Pioneer Square and Pike Place Market
Pioneer Square is Seattle's oldest neighborhood, and a designated National Historic District, full of restaurants, art galleries, bookshops, and other small businesses. Pike's Place Market, on the waterfront, is a hub for Saturday morning loafing — farmer's market, restaurants, bars, and art galleries line the streets of the neighborhood. You can catch a Mariners game at nearby T-Mobile Park, or a Seahawks game at CenturyLink Field, just a little south of Pioneer Square.
This area, north of the central city on Lake Union, has been called the amphitheater stage for surrounding neighborhoods. Theaters and nightlife abound in Capitol Hill; this is the place if you're young and restless. There's the Broadway Performance Hall, an intimate venue for music, dance, and drama; and the Egyptian Theatre, for indie movies and first-run films alike. The Century Ballroom is a club to get your classy on, or Neumos for indie, hip-hop, and everything else, and Neighbors Nightclub caters to an eclectic audience. When you're starving or parched after your night out, there are lots of restaurants for any cuisine, and beer "culture" at places like Pine Box and Stumbling Monk.
The entire city of Seattle is too hip for words, but Belltown is the coolest kid in class. It's tucked between Pike Place and Lower Queen Anne and recently gentrified from a grungy, semi-industrial waterfront district to where CNN Money called the best place in Seattle to retire in 2007. Belltown is where you go for urban chic — whether you're looking for the next hot grunge band at Crocodile or loose leaf tea at Steepologie. Pick up some new duds for a night out at Kuhlman, then go hit up Navy Strength for a killer cocktail and dinner. Belltown is walkable, but you might want to Uber home after a night on the town.

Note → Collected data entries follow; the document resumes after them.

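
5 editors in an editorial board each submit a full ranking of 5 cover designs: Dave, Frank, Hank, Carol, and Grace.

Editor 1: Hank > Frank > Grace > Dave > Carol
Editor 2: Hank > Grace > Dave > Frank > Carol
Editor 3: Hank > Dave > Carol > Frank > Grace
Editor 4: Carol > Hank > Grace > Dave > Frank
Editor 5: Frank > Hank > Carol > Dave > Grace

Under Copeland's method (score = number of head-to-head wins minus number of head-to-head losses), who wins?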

The largest of Seattle's residential neighborhoods, Queen Anne, is chock-full of eponymous architecture, as well as Craftsman, Colonial Revival, and Tudor homes. It's uphill from downtown and has amazing views of Mount Rainier, the city skyline, the Space Needle, and Elliott Bay from the top--with lots of restaurants and cafes to stop and enjoy the view. Queen Anne is where you'll find Adult Culture —McCaw Hall houses the Seattle Opera and Pacific Northwest Ballet, and the Seattle Center is home to Museum of Pop Culture, Chihuly Garden and Glass, Space Needle, and Pacific Science Center.
Go Outside and Play
With all those mountains and water surrounding Seattle, on sunny days everybody goes outside to play. Mount Rainier (pronounced rain-ear) National Park is a wonderland for hiking and camping in the summer and snowshoeing and cross-country skiing in the winter. There's even a Wonderland Trail that circles the entire park for long-range backpackers and lots of short trails for day hikers. Mount Olympus, in Mount Olympic State Park, is a hidden gem — it's only visible from Hurricane Ridge or an airplane. The Park itself is home to four temperate rain forests within its boundaries, 73 miles of wild coastline, and almost 8000 feet of elevation. The alpine zone of the Park, easily reached by a drive up to Hurricane Ridge, reminds you of Switzerland--there are wildflower-dotted meadows, craggy peaks, mountain goats, and marmots.
The better question is, why not Seattle? With a booming and broad economy, a thriving arts and cultural community, and major league sports, Seattle offers something for everyone.